Отдельная столовая, свой кабинет, три просторных спальни, зал для принятия гостей… И не гостиная – а именно зал. В Москве и других городах залом называют любое помещение, в котором встречают друзей, – даже клетушку с низкими потолками на десять квадратов. Но то, что ошибочно получило имя «зал», стоит разжаловать до «гостиной». Потому что в зале, принадлежащем Достоевскому, были зеркала, много свободного пространства и несколько банкеток. Над головой простиралось четыре метра пустоты, заканчивающиеся красивой потолочной лепниной; а еще я насчитал не меньше трех окон. И это квартира в центре Петербурга метров на сто шестьдесят для одной семьи. Всем бы так бедно жить.

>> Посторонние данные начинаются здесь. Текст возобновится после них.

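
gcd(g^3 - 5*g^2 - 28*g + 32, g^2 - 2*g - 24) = g + 4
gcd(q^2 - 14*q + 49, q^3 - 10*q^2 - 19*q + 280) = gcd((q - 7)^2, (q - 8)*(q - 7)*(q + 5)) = q - 7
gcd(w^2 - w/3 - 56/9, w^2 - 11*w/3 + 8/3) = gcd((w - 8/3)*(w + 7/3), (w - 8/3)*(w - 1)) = w - 8/3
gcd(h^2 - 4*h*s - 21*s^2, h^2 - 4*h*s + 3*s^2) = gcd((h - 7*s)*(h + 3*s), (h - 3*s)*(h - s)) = 1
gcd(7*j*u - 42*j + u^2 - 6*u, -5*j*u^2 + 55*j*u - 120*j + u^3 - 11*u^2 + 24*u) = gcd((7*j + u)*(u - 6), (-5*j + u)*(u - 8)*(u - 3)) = 1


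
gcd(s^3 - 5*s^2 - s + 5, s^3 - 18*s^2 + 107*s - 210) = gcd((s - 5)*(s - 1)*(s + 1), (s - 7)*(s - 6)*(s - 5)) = s - 5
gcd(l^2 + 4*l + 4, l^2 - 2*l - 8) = l + 2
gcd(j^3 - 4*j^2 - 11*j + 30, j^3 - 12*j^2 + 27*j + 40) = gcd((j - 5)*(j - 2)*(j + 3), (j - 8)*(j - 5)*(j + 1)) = j - 5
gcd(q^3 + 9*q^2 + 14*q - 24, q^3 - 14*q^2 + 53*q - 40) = q - 1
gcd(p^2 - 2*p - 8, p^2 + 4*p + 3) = 1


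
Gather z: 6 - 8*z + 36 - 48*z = 42 - 56*z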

Я был рад, что воспоминания помогли мне пропустить крики, доносившиеся из коридора. Адель застыла в дверях, парализованная, подавленная и наверняка обвиняющая себя в происходящем. Почему-то дети всегда так делают. Я услышал звуки удара и лишь покачал головой. А девочка у двери сжала руки, что-то зашептала сквозь тихие слезы. Картинка сменилась. Мы с ребенком поменялись местами, и теперь она смотрела изнутри меня, а я все видел ее глазами. Некромант может многое. Особенно некромант, которому еще не нужно содержать штат оберегов в регулярном порядке и экономить свои силы на борьбу со злом. Разделяя мир на черное и белое, Адель нашла однозначного врага – соседку, которая набросилась на беззащитную пенсионерку. Я охнул – оказывается, женщина успела окатить бабушку Адель кипятком из дымящегося чайника, который держала в руке. Подчиняясь воле ребенка, женщина с растрепанными волосами и безумным взглядом поскользнулась. При падении соседка умудрилась приложиться лицом о металлический носик, но, видимо, несильно, потому что тут же попыталась встать. Бабушка девочки зашла в комнату, не глядя на внучку, и села к телефону – набирать номер из двух цифр. Адель прикрыла дверь и в щелку продолжила вливать свою силу – порциями, не жалея. Из всех щелей поползли крупные тараканы, преодолевая разноцветные пластиковые квадратики обшарпанного пола. Но они не умели кусать, – по крайней мере так, как того хотелось Адель. И тогда девочка заставила тараканов отрастить желваки, совсем как у плотоядных насекомых. Мне казалось, что я сейчас смотрел сцену из фильма «Мумия»: скорее всего, именно его накануне видела моя юная напарница. Оставалось порадоваться, что она еще, видимо, не умела читать и не призвала кого-то вроде Ктулху. Насекомые облепили соседку коричнево-черной массой, а потом меня резко вышвырнуло из сна прямо в кровать. Сквозь стену я услышал сдавленный крик Адель, а потом ровное, спокойное сопение.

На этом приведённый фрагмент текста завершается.